Agile and Bus Number

-->
I announced to my boss that I would be hit by a bus in two weeks. After my tragic encounter only two development team members will remain with more than a year of experience with the products we have developed, a developer and QA guy. With 9 years of experience at the company I have accumulated a great deal of knowledge of the product. The inevitable question, “What does he know and how can we get him to share that knowledge in two weeks,” was posed. In formulating an answer to this question I quickly realized the areas which I would spend the most amount of time documenting and training would be things done prior to adoption of a number of agile practices.

What Hurt

Silos
As a fairly small development team we had some small silos of expertise. Projects were often tackled by a single developer from start to finish. The developer would set the design, implement, and release with little review. And when defects or change requests would come in it would be passed back the original developer. Occasionally a second developer might try to provide some insight into one of the steps, but most of the time the development process would be worked on by a single developer.

Code Review
Effective code reviews are hard to actually implement. And we were no exception. On the rare occasion that we would perform a code review it would be over a small percentage of the code.
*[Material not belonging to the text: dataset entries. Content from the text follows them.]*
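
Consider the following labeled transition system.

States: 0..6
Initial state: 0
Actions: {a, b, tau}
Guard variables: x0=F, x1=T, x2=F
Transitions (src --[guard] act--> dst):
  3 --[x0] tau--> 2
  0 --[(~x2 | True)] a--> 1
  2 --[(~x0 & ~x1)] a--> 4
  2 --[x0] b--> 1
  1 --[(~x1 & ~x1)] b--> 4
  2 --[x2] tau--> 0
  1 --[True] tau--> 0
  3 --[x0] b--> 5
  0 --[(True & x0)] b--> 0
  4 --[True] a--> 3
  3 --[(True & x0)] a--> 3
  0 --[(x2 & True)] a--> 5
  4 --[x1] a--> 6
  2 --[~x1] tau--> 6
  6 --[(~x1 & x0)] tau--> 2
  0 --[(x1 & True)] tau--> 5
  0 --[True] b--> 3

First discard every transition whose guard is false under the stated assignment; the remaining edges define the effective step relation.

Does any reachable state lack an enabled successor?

R = {0,1,3,5}
  0: a→1  b→3  tau→5  [3 exit(s)]
  1: tau→0  [1 exit(s)]
  3: ∅  [deadlock]
  5: ∅  [deadlock]
witness 3: b

Answer: DEADLOCK at state 3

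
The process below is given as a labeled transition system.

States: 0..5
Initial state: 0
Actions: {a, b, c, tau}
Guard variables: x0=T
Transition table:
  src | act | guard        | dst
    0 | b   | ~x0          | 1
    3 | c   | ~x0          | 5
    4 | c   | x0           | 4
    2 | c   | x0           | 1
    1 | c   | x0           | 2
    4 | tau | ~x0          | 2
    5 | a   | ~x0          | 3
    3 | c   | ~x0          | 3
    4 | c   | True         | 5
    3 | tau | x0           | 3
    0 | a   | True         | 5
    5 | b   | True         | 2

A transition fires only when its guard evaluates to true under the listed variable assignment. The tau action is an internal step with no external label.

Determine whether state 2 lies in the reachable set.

7 transition(s) survive guard evaluation.
Layer 0: {0}
Layer 1: {5}  now seen {0,5}
Layer 2: {2}  now seen {0,2,5}
Layer 3: {1}  now seen {0,1,2,5}
Reachable = {0,1,2,5}
Path to 2: a·b

Answer: REACHABLE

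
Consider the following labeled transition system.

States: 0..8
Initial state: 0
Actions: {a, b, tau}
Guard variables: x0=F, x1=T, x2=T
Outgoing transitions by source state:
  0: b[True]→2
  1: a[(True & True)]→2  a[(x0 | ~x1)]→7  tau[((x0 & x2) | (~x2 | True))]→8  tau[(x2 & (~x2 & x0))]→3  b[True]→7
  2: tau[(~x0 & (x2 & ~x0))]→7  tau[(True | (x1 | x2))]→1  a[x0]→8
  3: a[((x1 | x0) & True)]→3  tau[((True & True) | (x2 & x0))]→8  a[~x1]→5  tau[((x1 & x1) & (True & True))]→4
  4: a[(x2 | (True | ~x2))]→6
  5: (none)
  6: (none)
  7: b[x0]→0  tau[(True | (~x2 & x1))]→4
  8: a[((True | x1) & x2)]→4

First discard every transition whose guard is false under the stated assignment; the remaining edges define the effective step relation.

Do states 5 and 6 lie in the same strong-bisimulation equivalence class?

Answer: BISIMILAR

Trace:
Refine partition for ~:
  round 0: {{0,1,2,3,4,5,6,7,8}}
  round 1: {{0},{1},{2,7},{3},{4,8},{5,6}}
  round 2: {{0},{1},{2},{3},{4},{5,6},{7},{8}}
8 equivalence class(es) (converged in 3)
[5]={5,6}  [6]={5,6}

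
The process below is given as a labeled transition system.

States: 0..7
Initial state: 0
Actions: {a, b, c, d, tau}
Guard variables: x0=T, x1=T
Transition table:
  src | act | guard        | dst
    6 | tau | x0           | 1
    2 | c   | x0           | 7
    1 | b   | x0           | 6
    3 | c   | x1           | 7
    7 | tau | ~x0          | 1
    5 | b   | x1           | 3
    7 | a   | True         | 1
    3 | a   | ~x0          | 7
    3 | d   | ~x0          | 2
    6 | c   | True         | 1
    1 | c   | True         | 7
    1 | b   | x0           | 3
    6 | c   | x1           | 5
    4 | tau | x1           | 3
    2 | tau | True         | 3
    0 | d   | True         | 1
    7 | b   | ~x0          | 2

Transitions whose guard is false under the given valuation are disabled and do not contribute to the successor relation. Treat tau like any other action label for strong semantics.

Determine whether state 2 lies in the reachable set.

Answer: UNREACHABLE

Analysis:
After dropping false guards: 13 live edges.
depth 0: {0}
depth 1: {1}  total {0,1}
depth 2: {3,6,7}  total {0,1,3,6,7}
depth 3: {5}  total {0,1,3,5,6,7}
Reachable = {0,1,3,5,6,7}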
Suggested changes were rarely implemented because the feature was working and there was little to no incentive to actually change the code. The design had been settled and changing it would introduce additional cost in development and risk.

What Helped

Collective Code Ownership
Breaking down the silos was not a major hurdle in our agile transformation by applying the concept of collective code ownership. Our story writing and planning process quickly brought the entire team in to advise on the design of features. We tried to keep implementation details out of the stories, but by having the entire team available ideas would be tossed around. Members would suggest code from their silos to encourage component reuse, permission given implicitly to modify to their own needs. Rather than waiting for another developer to implement a required component or reinventing the wheel a developer felt free to modify any piece of code.

Pair Programming
Beyond just granting permission to modify the code, pair programming allowed developers to actually work together in developing a feature. Short of a Vulcan mind meld, pair programming is the best way to ensure multiple team members fully understand the design and implementation. While the code is being developed the code is under constant review, so improvements actually happen instead of being noted as suggestions and ignored.